LEFT JOIN - Returns all rows from the left table and matching rows from the right table.

Parameterized Queries

Parameterized Query - A SQL query that uses placeholders for values supplied at execution time.

Placeholder - A marker (such as ?) in SQL that will be replaced with a bound value.

Bound Parameter - A value passed separately to the database engine to fill a placeholder.

SQL Injection - A security risk caused by inserting untrusted values directly into SQL text (prevented by parameterized queries).

Databases and Engines

Database An organized collection of structured data managed by a database engine.

Database Engine Software that stores, retrieves, and manages data (e.g., SQLite, DuckDB).

File-Based Databases

File-Based Database A database stored in a single file on disk rather than running as a server.

SQLite A lightweight, embedded, file-based relational database used widely in applications.

DuckDB A file-based, analytics-oriented SQL engine designed for data analysis workflows.

Python and SQL Together

Orchestration Using Python to control execution flow, manage inputs, and run SQL.

DataFrame A tabular data structure (commonly from pandas) used for analysis in Python.

Bridge (Python–SQL) The connection layer where Python executes SQL and retrieves results.

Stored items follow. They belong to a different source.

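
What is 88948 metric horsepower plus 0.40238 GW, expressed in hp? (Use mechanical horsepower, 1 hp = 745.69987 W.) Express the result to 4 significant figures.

88948 PS = 87731.2 hp and 0.40238 GW = 539600 hp.
87731.2 + 539600 ≈ 627300 hp.

627300 hp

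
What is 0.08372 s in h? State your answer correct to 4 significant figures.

2.326 × 10^-5 h

1 second = 0.000277778 hours.
0.08372 × 0.000277778 ≈ 2.326 × 10^-5 h.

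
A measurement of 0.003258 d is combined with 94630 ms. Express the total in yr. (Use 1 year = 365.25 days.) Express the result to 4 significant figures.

1.192 × 10^-5 yr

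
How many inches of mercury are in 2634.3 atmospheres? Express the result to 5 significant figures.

78822 inches of mercury

1 atmosphere = 29.9213 inches of mercury.
Thus 2634.3 × 29.9213 ≈ 78822 inHg.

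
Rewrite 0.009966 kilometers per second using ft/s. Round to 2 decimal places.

1 kilometer per second = 3280.84 ft/s.
So 0.009966 × 3280.84 ≈ 32.70 ft/s.

32.70 ft/s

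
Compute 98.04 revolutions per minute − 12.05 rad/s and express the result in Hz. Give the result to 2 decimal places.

98.04 rpm = 1.63400 Hz and 12.05 rad/s = 1.91782 Hz.
1.63400 − 1.91782 ≈ -0.28 Hz.

-0.28 hertz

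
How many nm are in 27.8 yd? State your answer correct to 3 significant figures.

1 yard = 9.14400 × 10^8 nanometers.
27.8 × 9.14400 × 10^8 ≈ 2.54 × 10^10 nm.

2.54 × 10^10 nm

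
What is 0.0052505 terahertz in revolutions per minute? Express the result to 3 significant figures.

3.15 × 10^11 revolutions per minute

1 THz = 6.00000 × 10^13 rpm.
Then 0.0052505 × 6.00000 × 10^13 ≈ 3.15 × 10^11 rpm.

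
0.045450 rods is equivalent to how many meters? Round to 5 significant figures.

0.22858 m

1 rod = 5.02920 meters.
Then 0.045450 × 5.02920 ≈ 0.22858 m.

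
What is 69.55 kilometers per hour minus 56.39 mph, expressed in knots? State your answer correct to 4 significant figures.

-11.45 knots

69.55 km/h = 37.5540 kn and 56.39 mph = 49.0016 kn.
37.5540 − 49.0016 ≈ -11.45 kn.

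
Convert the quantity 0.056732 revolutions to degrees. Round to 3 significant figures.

1 rev = 360.000 degrees.
0.056732 × 360.000 ≈ 20.4 °.

20.4 degrees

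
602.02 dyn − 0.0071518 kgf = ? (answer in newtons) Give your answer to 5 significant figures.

-0.064115 newtons

602.02 dyn = 0.00602020 N and 0.0071518 kgf = 0.0701352 N.
0.00602020 − 0.0701352 ≈ -0.064115 N.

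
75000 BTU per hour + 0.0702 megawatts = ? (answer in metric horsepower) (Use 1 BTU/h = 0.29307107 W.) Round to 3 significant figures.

125 metric horsepower

75000 BTU/h = 29.8849 PS and 0.0702 MW = 95.4454 PS.
29.8849 + 95.4454 ≈ 125 PS.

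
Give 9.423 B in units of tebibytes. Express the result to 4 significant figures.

1 B = 9.09495 × 10^-13 tebibytes.
So 9.423 × 9.09495 × 10^-13 ≈ 8.570 × 10^-12 TiB.

8.570 × 10^-12 TiB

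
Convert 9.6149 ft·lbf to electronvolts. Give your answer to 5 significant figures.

1 foot-pound = 8.46235 × 10^18 eV.
Then 9.6149 × 8.46235 × 10^18 ≈ 8.1365 × 10^19 eV.

8.1365 × 10^19 electronvolts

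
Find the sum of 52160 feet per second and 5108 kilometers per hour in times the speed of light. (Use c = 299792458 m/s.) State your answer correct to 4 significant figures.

5.776e-5 times the speed of light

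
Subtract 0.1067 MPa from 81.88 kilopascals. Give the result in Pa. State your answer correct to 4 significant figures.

81.88 kPa = 81880.0 Pa and 0.1067 MPa = 106700 Pa.
81880.0 − 106700 ≈ -24820 Pa.

-24820 Pa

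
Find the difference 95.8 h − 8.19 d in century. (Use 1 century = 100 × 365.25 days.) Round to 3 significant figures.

-0.000115 century

95.8 h = 0.000109286 century and 8.19 d = 0.000224230 century.
0.000109286 − 0.000224230 ≈ -0.000115 century.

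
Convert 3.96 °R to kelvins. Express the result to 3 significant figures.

2.20 kelvins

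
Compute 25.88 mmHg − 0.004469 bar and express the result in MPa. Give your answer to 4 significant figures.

25.88 mmHg = 0.00345038 MPa and 0.004469 bar = 0.000446900 MPa.
0.00345038 − 0.000446900 ≈ 0.003003 MPa.

0.003003 MPa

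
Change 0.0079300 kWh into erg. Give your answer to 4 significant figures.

2.855e+11 erg

1 kilowatt-hour = 3.60000e+13 erg.
Then 0.0079300 × 3.60000e+13 ≈ 2.855e+11 erg.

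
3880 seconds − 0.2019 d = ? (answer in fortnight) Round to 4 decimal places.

3880 s = 0.00320767 fortnight and 0.2019 d = 0.0144214 fortnight.
0.00320767 − 0.0144214 ≈ -0.0112 fortnight.

-0.0112 fortnights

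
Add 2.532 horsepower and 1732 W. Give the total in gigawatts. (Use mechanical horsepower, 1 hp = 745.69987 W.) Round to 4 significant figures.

2.532 hp = 1.88811e-6 GW and 1732 W = 1.73200e-6 GW.
1.88811e-6 + 1.73200e-6 ≈ 3.620e-6 GW.

3.620e-6 GW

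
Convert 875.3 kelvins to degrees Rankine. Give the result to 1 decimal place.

1575.5 °R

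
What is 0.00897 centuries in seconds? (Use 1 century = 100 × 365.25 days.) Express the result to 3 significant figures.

1 century = 3.15576 × 10^9 s.
Then 0.00897 × 3.15576 × 10^9 ≈ 2.83 × 10^7 s.

2.83 × 10^7 seconds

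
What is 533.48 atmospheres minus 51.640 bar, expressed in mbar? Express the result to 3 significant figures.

533.48 atm = 540549 mbar and 51.640 bar = 51640.0 mbar.
540549 − 51640.0 ≈ 489000 mbar.

489000 millibar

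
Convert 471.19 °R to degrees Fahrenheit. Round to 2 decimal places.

11.52 °F

°R = °F + 459.67.
Applying the formula gives 11.52 °F.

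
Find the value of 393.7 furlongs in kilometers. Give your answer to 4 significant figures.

1 furlong = 0.201168 km.
393.7 × 0.201168 ≈ 79.20 km.

79.20 km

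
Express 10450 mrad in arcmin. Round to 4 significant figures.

35920 arcminutes

1 mrad = 3.43775 arcminutes.
So 10450 × 3.43775 ≈ 35920 arcmin.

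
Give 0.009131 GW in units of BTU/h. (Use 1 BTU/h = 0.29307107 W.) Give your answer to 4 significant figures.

3.116 × 10^7 BTU per hour

1 gigawatt = 3.41214 × 10^9 BTU per hour.
0.009131 × 3.41214 × 10^9 ≈ 3.116 × 10^7 BTU/h.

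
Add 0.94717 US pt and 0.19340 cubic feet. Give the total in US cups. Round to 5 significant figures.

0.94717 US pt = 1.89434 US cup and 0.19340 ft³ = 23.1477 US cup.
1.89434 + 23.1477 ≈ 25.042 US cup.

25.042 US cup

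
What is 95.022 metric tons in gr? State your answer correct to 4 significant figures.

1 t = 1.54324 × 10^7 gr.
Thus 95.022 × 1.54324 × 10^7 ≈ 1.466 × 10^9 gr.

1.466 × 10^9 gr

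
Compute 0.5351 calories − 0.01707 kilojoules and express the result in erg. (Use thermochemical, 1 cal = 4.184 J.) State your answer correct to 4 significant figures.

-1.483 × 10^8 erg

0.5351 cal = 2.23886 × 10^7 erg and 0.01707 kJ = 1.70700 × 10^8 erg.
2.23886 × 10^7 − 1.70700 × 10^8 ≈ -1.483 × 10^8 erg.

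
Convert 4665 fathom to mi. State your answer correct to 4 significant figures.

1 fathom = 0.00113636 miles.
4665 × 0.00113636 ≈ 5.301 mi.

5.301 miles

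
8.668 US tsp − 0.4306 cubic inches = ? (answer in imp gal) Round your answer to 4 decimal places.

0.0078 imperial gallons

8.668 US tsp = 0.00939794 imp gal and 0.4306 in³ = 0.00155216 imp gal.
0.00939794 − 0.00155216 ≈ 0.0078 imp gal.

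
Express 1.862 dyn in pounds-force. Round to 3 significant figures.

4.19e-6 lbf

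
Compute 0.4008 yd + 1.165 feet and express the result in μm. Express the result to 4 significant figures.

721600 μm

0.4008 yd = 366492 μm and 1.165 ft = 355092 μm.
366492 + 355092 ≈ 721600 μm.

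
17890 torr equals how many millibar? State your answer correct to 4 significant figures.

23850 millibar

1 torr = 1.33322 millibar.
17890 × 1.33322 ≈ 23850 mbar.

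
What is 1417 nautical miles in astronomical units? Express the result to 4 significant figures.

1.754e-5 astronomical units

1 nmi = 1.23799e-8 astronomical units.
Thus 1417 × 1.23799e-8 ≈ 1.754e-5 au.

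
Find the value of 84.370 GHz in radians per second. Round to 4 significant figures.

1 GHz = 6.28319e+9 radians per second.
Thus 84.370 × 6.28319e+9 ≈ 5.301e+11 rad/s.

5.301e+11 rad/s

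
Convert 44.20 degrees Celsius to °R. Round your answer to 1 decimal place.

°R = (°C + 273.15) × 9/5.
Applying the formula gives 571.2 °R.

571.2 °R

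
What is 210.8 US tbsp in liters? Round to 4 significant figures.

3.117 L

1 US tbsp = 0.0147868 L.
Then 210.8 × 0.0147868 ≈ 3.117 L.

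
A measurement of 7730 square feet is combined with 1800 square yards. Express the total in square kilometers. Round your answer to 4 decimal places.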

Analytics Workflow Concepts

Exploratory Data Analysis (EDA) Initial investigation of data to understand structure, quality, and patterns.

Pipeline A sequence of steps that move data from input to output.

Reusable Query A SQL query designed to be run multiple times with different parameters.

Governance and Responsibility

Data Provenance Information about where data comes from and how it was obtained.

Data Governance Rules and practices for responsible data use, access, and management.

Read-Only Access Opening data for inspection without modifying it.